I’m working on a project where I have a vector of variables that I would like to differentiate to find the Jacobian. When it comes to implementing this, I’m not sure what form grad_variables should be or what a ‘sequence of Tensor’ is. I’ve tried many things, but all throw an error.

Would anyone be able to point me in the direction of an example if one exists? If not, say I had the following super simple example:

x = Variable(torch.FloatTensor([[2,1]]), requires_grad=True) M = Variable(torch.FloatTensor([[1,2],[3,4]])) y = torch.mm(x,M)

What should the arguments for y.backward() be so that I can find [[dy1/dx1, dy1/dx2], [dy2/dx1, dy2/dx2]] (i.e. recover M)?

The naming of grad_variables might be a little bit confusing. In the context of neural networks, it’s the “loss”.

I am a bit confused by this. In this example, isn’t that the “loss” is y?

torch.FloatTensor([[1, 0]]) is passed to grad_variables and specifies that we’ll use the first column of y’s gradients, and torch.FloatTensor([[0, 1]]) for the second column.

By default, grad_variables is torch.Tensor([1]) which means we will just keep calculated gradients.

Thanks for your intuitive example.
I’m getting a bit lost on the usage of the following line: y.backward(torch.FloatTensor([[1, 0]]), retain_variables=True)
especially when it comes to the gradient argument.

As @linlin already mentioned, in the provided example the argument gradient=torch.FloatTensor([[1,0]])
is used to acquire information for a column (e.g. the first one in the above scenario) or to define the variable
that we compute the gradient with respect to (as seen from: http://pytorch.org/docs/master/autograd.html#torch.autograd.Variable.backward) ?
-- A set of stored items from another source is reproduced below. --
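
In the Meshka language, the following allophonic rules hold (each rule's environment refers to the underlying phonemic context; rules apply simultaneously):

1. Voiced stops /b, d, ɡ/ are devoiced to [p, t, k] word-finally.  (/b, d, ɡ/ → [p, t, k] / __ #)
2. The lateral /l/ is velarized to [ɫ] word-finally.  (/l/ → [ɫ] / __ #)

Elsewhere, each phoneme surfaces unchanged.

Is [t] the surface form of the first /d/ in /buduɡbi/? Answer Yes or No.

/d/ (between /u/ and /u/) fails the environment for rule 1, so it stays [d].
The actual realization is [d], not [t].

No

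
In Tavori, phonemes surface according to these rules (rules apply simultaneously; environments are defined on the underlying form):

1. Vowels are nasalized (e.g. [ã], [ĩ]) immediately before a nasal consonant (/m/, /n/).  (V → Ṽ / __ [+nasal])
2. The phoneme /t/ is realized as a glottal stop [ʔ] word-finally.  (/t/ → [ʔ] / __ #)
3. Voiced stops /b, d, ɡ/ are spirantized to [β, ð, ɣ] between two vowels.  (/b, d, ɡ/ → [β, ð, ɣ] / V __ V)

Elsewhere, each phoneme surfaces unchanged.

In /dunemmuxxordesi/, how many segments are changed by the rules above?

2

Segments that undergo a rule: /u/ → [ũ] (rule 1); /e/ → [ẽ] (rule 1).
All other segments surface unchanged.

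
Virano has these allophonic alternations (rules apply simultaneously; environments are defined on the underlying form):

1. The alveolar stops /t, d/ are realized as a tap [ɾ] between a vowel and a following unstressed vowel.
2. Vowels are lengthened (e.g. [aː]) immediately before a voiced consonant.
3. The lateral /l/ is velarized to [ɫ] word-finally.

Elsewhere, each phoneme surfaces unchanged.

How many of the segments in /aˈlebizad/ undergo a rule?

Segments that undergo a rule: /a/ → [aː] (rule 2); /e/ → [eː] (rule 2); /i/ → [iː] (rule 2); /a/ → [aː] (rule 2).
All other segments surface unchanged.

4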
If we use it with respect to a given variable why y.backward(torch.FloatTensor([[1, 0]]), retain_variables=True) jacobian[:,0] = x.grad.data x.grad.data.zero_() y.backward(torch.FloatTensor([[0, 1]]), retain_variables=True) jacobian[:,1] = x.grad.data

Thanks for the explanation @colesbury.
I just want to know what if my y is an output of the inceptionv3 model. In that case, I have to run a loop (1000 iterations). Is there a better way to do this?